On some level, Jess was never quite able to believe that getting cancer was not her fault. Again and again, for 2+ years, she would tell me: “Say that it’s not my fault.” “Of course it’s not your fault,” I would tell her, and then I’d explain all of the reasons why. I always thought she just needed to be reminded. But could it have been that she needed to know that I didn’t blame her for having cancer? Running parallel to this ritual of reassurance, time and time again, I would tell Jessica how sorry I was, not just for what had happened, but that I couldn’t do more, and that I wasn’t doing more; I always felt that I should be doing more. Every time she told me how much I was helping her, how she couldn’t face this without me. And yet I kept worrying, kept asking. Maybe I worried that she blamed me, too.

 

After her mastectomy in 2013, Jessica’s oncologist put her on a ten-year course of the drug Tamoxifen, which was meant to diminish the already low chance of recurrence. The drug had many difficult side effects, including extreme irritability. After a few months, as Jess put it wryly to her doctor, she either needed to come off the drug or I would divorce her.

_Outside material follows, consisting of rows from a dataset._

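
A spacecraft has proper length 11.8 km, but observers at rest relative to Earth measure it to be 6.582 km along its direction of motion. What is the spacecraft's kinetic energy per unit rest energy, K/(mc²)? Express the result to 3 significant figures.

Length contraction gives γ = L₀/L = 11.8/6.582 = 1.79277.
Since K = (γ−1)mc², K/(mc²) = 1.79277 − 1 = 0.793.

0.793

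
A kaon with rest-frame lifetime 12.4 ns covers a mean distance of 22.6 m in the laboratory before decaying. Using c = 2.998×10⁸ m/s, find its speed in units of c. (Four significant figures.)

0.9867c

d = βγcτ ⇒ βγ = d/(cτ) = 22.60 m / (3.71752 m) = 6.0793.
β = (βγ)/√(1+(βγ)²) = 6.0793/√37.9579 = 0.9867.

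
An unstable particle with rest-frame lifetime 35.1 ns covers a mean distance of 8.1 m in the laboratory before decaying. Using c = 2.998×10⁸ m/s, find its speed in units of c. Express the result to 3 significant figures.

Let x = d/(cτ) = 8.100 m / (2.998×10⁸ m/s × 3.510×10^-8 s) = 0.76974. Since d = βγcτ, x = βγ = β/√(1−β²).
Solving: β² = x²/(1+x²) = 0.5925/1.5925 = 0.372057, so β = 0.610.

0.610c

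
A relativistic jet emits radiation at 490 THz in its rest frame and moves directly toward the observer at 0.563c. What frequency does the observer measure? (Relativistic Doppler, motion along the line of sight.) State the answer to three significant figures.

Relativistic Doppler (source moving toward): f_obs = f_src · √((1+β)/(1−β)).
With β = 0.563: factor = √(1.563/0.437) = 1.8912.
f_obs = 490 × 1.8912 = 927 THz.

927 THz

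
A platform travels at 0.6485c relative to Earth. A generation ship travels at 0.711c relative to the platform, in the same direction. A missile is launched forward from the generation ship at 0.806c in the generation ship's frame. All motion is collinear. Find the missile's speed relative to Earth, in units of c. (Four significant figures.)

Compose velocities in two stages. Stage 1 (into S'): u₁ = (0.806+0.711)/(1+0.806×0.711) = 0.96436.
Stage 2 (into S): u = (0.96436+0.6485)/(1+0.96436×0.6485) = 0.99229, so the speed is 0.9923c.

0.9923c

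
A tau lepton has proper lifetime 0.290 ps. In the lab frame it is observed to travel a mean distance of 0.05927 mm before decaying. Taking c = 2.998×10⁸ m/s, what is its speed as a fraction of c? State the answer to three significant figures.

0.563c

Lab distance = (lab lifetime)·v = γτ·βc, so βγ = d/(cτ) = 5.927×10^-5/(2.998×10⁸ × 2.900×10^-13) = 0.68172.
With βγ = 0.68172: γ² = 1 + (βγ)² = 1.464742, and β = (βγ)/γ = 0.68172/1.21027 = 0.563.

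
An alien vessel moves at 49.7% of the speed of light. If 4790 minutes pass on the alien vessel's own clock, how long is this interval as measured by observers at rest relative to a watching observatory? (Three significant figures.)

5520 minutes

With β = 0.497, γ = 1/√(1 − 0.497²) = 1/√0.752991 = 1.1524.
The onboard clock measures proper time, so the interval in the rest frame of a watching observatory is dilated: Δt = γ·Δτ = 1.1524 × 4790 minutes = 5520 minutes.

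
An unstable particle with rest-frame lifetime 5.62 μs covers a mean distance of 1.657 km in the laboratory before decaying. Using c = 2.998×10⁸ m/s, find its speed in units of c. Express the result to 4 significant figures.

0.7012c

Lab distance = (lab lifetime)·v = γτ·βc, so βγ = d/(cτ) = 1657/(2.998×10⁸ × 5.620×10^-6) = 0.98346.
With βγ = 0.98346: γ² = 1 + (βγ)² = 1.967194, and β = (βγ)/γ = 0.98346/1.40257 = 0.7012.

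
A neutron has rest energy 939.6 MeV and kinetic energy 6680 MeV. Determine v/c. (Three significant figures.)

γ = 1 + K/(mc²) = 1 + 6680/939.6 = 8.1094.
β = √(1 − 1/γ²) = √(1 − 0.0152063) = √0.9847937 = 0.992.

0.992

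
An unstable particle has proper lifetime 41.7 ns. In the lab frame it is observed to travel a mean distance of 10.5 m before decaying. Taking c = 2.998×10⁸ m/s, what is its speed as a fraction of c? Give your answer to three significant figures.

0.643c

Let x = d/(cτ) = 10.50 m / (2.998×10⁸ m/s × 4.170×10^-8 s) = 0.83989. Since d = βγcτ, x = βγ = β/√(1−β²).
Solving: β² = x²/(1+x²) = 0.705415/1.705415 = 0.413632, so β = 0.643.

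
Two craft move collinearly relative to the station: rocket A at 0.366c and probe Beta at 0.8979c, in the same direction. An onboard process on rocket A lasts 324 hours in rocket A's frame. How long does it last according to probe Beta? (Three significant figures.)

Transform rocket A's velocity into probe Beta's frame: (0.366 − 0.8979)/(1 − 0.366·0.8979) = −0.5319/0.6713686, so the relative speed is 0.79226c.
γ for this relative speed: γ = 1/√(1 − 0.627676) = 1.6389.
The clock on rocket A records proper time, so probe Beta measures Δt = γΔτ = 1.6389 × 324 = 531 hours.

531 hours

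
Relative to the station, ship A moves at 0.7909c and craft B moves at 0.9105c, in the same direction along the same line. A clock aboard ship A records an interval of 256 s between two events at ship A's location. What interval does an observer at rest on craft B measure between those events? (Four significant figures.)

Transform ship A's velocity into craft B's frame: (0.7909 − 0.9105)/(1 − 0.7909·0.9105) = −0.1196/0.27988555, so the relative speed is 0.42732c.
γ for this relative speed: γ = 1/√(1 − 0.182602) = 1.1061.
The clock on ship A records proper time, so craft B measures Δt = γΔτ = 1.1061 × 256 = 283.2 s.

283.2 s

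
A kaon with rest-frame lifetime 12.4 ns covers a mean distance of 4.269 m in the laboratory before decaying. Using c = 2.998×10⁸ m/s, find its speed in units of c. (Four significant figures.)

Let x = d/(cτ) = 4.269 m / (2.998×10⁸ m/s × 1.240×10^-8 s) = 1.1483. Since d = βγcτ, x = βγ = β/√(1−β²).
Solving: β² = x²/(1+x²) = 1.31859/2.31859 = 0.568703, so β = 0.7541.

0.7541c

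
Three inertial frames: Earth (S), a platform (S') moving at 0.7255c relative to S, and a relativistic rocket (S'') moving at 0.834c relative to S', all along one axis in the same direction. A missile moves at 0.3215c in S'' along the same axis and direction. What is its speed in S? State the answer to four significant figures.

Apply u = (u'+v)/(1+u'v) twice. Missile in the platform frame: (0.3215+0.834)/(1+0.3215·0.834) = 1.1555/1.268131 = 0.91118c.
That velocity, transformed to the rest frame of Earth: (0.91118+0.7255)/(1+0.91118·0.7255) = 1.63668/1.66106109 = 0.98532c.

0.9853c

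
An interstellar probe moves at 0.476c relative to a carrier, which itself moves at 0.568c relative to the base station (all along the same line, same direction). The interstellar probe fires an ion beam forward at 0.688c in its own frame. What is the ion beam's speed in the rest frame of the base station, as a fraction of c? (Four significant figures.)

Compose velocities in two stages. Stage 1 (into S'): u₁ = (0.688+0.476)/(1+0.688×0.476) = 0.87684.
Stage 2 (into S): u = (0.87684+0.568)/(1+0.87684×0.568) = 0.96448, so the speed is 0.9645c.

0.9645c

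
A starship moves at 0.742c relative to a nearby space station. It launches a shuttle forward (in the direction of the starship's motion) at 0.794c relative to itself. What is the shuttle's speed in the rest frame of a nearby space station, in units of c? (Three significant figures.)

0.967c

In units of c, u = (u' + v)/(1 + u'v) with u' = 0.794 and v = 0.742.
Numerator: 0.794 + 0.742 = 1.536. Denominator: 1 + (0.794)(0.742) = 1.589148.
u = 1.536/1.589148 = 0.96656, so the speed is 0.967c.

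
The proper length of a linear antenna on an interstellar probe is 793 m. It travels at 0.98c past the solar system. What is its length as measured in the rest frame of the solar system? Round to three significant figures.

158 m

γ = 1/√(1 − β²) = 1/√(1 − 0.9604) = 1/√0.0396 = 1/0.198997 = 5.0252.
Along the direction of motion the measured length is L₀/γ = 793/5.0252 = 158 m.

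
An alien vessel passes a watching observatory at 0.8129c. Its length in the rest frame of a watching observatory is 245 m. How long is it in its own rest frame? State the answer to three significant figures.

421 m

Lorentz factor: γ = (1 − 0.66080641)^(−1/2) = 1.717.
Proper length: L₀ = γ·L = 1.717 × 245 = 421 m.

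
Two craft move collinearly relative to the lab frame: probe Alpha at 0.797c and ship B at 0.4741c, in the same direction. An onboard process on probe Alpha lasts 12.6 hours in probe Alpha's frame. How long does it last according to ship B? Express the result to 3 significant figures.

14.7 hours

Transform probe Alpha's velocity into ship B's frame: (0.797 − 0.4741)/(1 − 0.797·0.4741) = 0.3229/0.6221423, so the relative speed is 0.51901c.
γ for this relative speed: γ = 1/√(1 − 0.269371) = 1.1699.
Probe Alpha's interval is proper; time dilation gives Δt_B = γΔτ = 1.1699 × 12.6 hours = 14.7 hours.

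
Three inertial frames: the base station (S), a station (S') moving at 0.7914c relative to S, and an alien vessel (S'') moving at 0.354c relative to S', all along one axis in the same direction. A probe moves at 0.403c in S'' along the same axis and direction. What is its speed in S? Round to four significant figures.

Compose velocities in two stages. Stage 1 (into S'): u₁ = (0.403+0.354)/(1+0.403×0.354) = 0.66249.
Stage 2 (into S): u = (0.66249+0.7914)/(1+0.66249×0.7914) = 0.95381, so the speed is 0.9538c.

0.9538c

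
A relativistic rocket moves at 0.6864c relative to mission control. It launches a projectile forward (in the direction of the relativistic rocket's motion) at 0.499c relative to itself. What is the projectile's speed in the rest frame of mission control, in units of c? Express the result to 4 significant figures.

In units of c, u = (u' + v)/(1 + u'v) with u' = 0.499 and v = 0.6864.
Numerator: 0.499 + 0.6864 = 1.1854. Denominator: 1 + (0.499)(0.6864) = 1.3425136.
u = 1.1854/1.3425136 = 0.88297, so the speed is 0.8830c.

0.8830c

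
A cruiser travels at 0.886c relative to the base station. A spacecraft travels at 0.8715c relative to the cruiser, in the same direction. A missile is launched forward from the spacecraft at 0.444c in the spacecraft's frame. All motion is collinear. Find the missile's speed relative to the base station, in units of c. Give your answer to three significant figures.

First combine the missile and spacecraft (S''→S'): u₁ = (0.444 + 0.8715)/(1 + 0.444×0.8715) = 1.3155/1.386946 = 0.94849.
Then combine with the cruiser (S'→S): u = (0.94849 + 0.886)/(1 + 0.94849×0.886) = 1.83449/1.84036214 = 0.99681.

0.997c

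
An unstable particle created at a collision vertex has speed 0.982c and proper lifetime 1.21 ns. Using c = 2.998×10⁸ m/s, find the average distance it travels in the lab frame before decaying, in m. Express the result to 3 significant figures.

1.89 m

Lorentz factor: γ = (1 − 0.964324)^(−1/2) = 5.2943.
Lab-frame lifetime: Δt = γτ = 5.2943 × 1.21 ns = 6.4061 ns.
Distance: d = vΔt = 0.982 × 2.998×10⁸ m/s × 6.4061×10^-9 s = 1.89 m.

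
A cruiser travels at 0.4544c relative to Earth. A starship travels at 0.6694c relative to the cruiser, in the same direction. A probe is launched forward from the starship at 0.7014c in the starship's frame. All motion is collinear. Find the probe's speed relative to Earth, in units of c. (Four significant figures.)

Compose velocities in two stages. Stage 1 (into S'): u₁ = (0.7014+0.6694)/(1+0.7014×0.6694) = 0.93282.
Stage 2 (into S): u = (0.93282+0.4544)/(1+0.93282×0.4544) = 0.97426, so the speed is 0.9743c.

0.9743c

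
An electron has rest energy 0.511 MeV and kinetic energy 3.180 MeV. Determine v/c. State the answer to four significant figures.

γ = 1 + K/(mc²) = 1 + 3.180/0.511 = 7.2231.
β = √(1 − 1/γ²) = √(1 − 0.0191669) = √0.9808331 = 0.9904.

0.9904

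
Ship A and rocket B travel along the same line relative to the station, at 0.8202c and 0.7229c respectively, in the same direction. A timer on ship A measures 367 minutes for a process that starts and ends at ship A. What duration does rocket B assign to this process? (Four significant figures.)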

Ultimately her oncologist gave her “permission” to come off, stressing that her chances of recurrence were still low.

 

This was a terrible error by her oncologist, as we later realized. Jessica should not have been off treatment, and there were alternatives left unexplored. But Jessica felt the error was hers. She once told me that it was incredibly common for women with breast cancer to blame themselves, no doubt a consequence of our culture blaming women for anything that compromises their ability to perform the maternal and spousal functions prescribed for them. And so Jessica’s Tamoxifen guilt fit right into a preexisting narrative, providing a steady dose of psychic pain to match the physical toll of her cancer.

 

Did I blame myself for the decision? No, not at the time. We followed our doctor’s advice. We trusted her. I believed that neither Jessica nor I was at fault. This was part of how I tried to reassure her: But now Jessica is gone, and the doubts creep in, or launch sudden invasions. My therapist once told me that all characters in my dreams are versions of myself. I know that Jessica would never actually blame me for her cancer, for turning off the Tamoxifen. In my dream, I was blaming myself. But I was mounting a defense, too. These struggles play out in my head each day. Did I love her enough? Did I appreciate her enough? Could I have known her more deeply? And biggest of all: did I do enough to save her?

 

The day Jessica died, I posted a short note on her facebook page, accompanied by one of my favorite photos. She was standing, wearing a light blue cap and black leather jacket, radiantly beautiful and motherly, with her favorite cat, Max, on one shoulder and her baby Leo in the other arm. Jessica the Nurturer. But now and forever I will also associate this image with her dying. I took the photo at our Castleton Street apartment; we were recently married, new to Boston, and new parents enthralled by our baby Leo. Despite the less happy circumstances, I was glad to see her in that same apartment this morning, scaling the wall like the superwoman she always was, shopping bags in tow, eager to begin her new projects for our home.